Старик ответил ему ясным, чистым взглядом.
— За что?
— Как же…
Виктор замолчал. Конечно, если нет логики, а есть желания… Все равно. Не справедливо.
— Знаете, что, — сказал Пустынников, отступив за прилавок, — приходите ко мне завтра. Завтра вечером.
— Я приду.
— Я бы так уверенно не говорил.
— Почему?
— Господин Рыцев, четверть века уже я слушаю эти обещания. Следователи до вас, уезжая, увозили их с собой.
Виктор поднялся.
— Вы меня не знаете.
Сейчас бы шляпу на глаза. Но нет шляпы.
— Я буду рад ошибиться, — сказал Пустынников, щурясь. — Я старше, но все равно… В любом случае, жду вас завтра.

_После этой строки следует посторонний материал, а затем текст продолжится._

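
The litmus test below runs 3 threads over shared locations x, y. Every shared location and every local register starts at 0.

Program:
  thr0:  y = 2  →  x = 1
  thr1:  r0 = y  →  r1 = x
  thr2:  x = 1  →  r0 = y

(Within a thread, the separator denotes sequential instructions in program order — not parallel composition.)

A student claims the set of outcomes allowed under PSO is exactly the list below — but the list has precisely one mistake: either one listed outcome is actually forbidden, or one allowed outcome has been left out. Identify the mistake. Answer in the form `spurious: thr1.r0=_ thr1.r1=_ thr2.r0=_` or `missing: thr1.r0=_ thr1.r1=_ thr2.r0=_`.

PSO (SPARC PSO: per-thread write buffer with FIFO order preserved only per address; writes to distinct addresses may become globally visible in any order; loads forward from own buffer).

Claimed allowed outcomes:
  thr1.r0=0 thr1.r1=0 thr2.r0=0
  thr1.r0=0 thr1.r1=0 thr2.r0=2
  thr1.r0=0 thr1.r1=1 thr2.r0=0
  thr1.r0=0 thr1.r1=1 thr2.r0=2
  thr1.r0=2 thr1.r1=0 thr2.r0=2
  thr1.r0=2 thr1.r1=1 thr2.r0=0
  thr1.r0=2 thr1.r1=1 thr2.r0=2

outcome vector order: (thr1.r0,thr1.r1,thr2.r0)
under PSO → 0/0/0, 0/0/2, 0/1/0, 0/1/2, 2/0/0, 2/0/2, 2/1/0, 2/1/2
PSO∖claimed = {2/0/0}

missing: thr1.r0=2 thr1.r1=0 thr2.r0=0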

— Я приду, — повторил Виктор.
Кивнув старику, он побрел от магазинчика прочь, совершенно без мысли, куда он идет. Ноги вели. Ноги хотели на центральную площадь. К пассажу. К Вере. Виктор дал ногам карт-бланш.
Дома покачивались, налево-направо, направо-налево, их даже приходилось поддерживать то одним, то другим плечом. Или это его мотало так, зигзагом по всей улице? Не важно. Он здесь один, ему некого пугать своими проходами.